We text, we call, we search, post, tweet and stream. With our devices in hand, we have access to unlimited activities, apps, people and options. The power of the network goes well beyond our daily activities, and organizations are becoming dependent on wireless data to control inventory and monitor traffic cameras, railroad crossings and even patients’ health.
With wireless data usage, in particular, growing at a mind-blowing rate, it’s never been more important to have a connection you can count on. As we’re all using our wireless devices to connect, monitor, view and post, we don’t generally stop to think where all this wireless traffic goes and how it seems to flow seamlessly. We’ll let you in on a little secret – it doesn’t stop at a cell tower. Across the country, there are unmarked, undisclosed locations called switching centers (or switches) that act as the control center for all local cell towers.
Consider them the brain of an octopus where each tower acts as a tentacle. This is where each call, text and bit of data is processed. Very few have the opportunity to actually peek behind the curtain of these super secret facilities and see how it all works. But, now you can see the inside of one of these switchcenters right here…by taking this virtual tour.
These buildings are designed withreliability in mind. Precautions and redundancies are set up for unwavering service, especially during a crisis when better matters most. It is vitally important for Verizon’s network operations team, including Ohio’s director of operations, Clayton Burkhart, to forecast and anticipate crises in the community for proper preparedness. In monitoring rooms, engineers watch the local news, weather and call ratio.

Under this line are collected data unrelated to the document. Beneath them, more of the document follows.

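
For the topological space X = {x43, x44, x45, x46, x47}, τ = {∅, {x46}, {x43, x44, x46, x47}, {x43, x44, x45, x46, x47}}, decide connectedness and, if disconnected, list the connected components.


(X, τ) is connected.

Find clopen sets (U ∈ τ with X ∖ U ∈ τ):
  U = ∅, X ∖ U = {x43, x44, x45, x46, x47} — both open, so U is clopen.
  U = {x43, x44, x45, x46, x47}, X ∖ U = ∅ — both open, so U is clopen.
Only trivial clopens (∅ and X) exist, so (X, τ) is connected.
Compute connected components by grouping points that agree on all clopens:
  component: {x43, x44, x45, x46, x47}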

Keeping an eye on the weather allows the network teams to anticipate any large storms that could disrupt coverage, knock out power or increase the capacity of calls. If the call ratio in one area is unusual, the engineers can shift capacity from surrounding areas to allow for larger call volume in that area. The Verizon network teams protect their processing rooms from dangers like fire, tornadoes and other potential disasters. For example, some switch centers, like the one you see in the virtual tour, are surrounded by hallways that act like moats, protecting the inner sanctum. High ceilings also allow heat to rise more quickly to prevent fires.
The facilities are routinely checked by local fire departments for precautionary measures and colored labels line the floor to direct first responders to the appropriate circuit breakers. This arrangement is designed to keep part of the network up and running in the case that a fire occurs in another area of the building. In the battery rooms, rows of batteries run the network through a commercial grid. On a frequent basis, their voltage is tested to ensure they are working properly and efficiently. During a power outage, the batteries can hold the network until Verizon’s generators kick on.
Each cell tower also has its own generator. Therefore, consumers should never notice a disruption in service. This reliability gives our network a competitive advantage in an increasingly connected world. So, next time you’re stuck in a storm, or try to make a phone call in a time of need, think of all the people, elements and Internet of things working together to make and keep your signal strong. You might be as amazed by the power of the Verizon network as we are.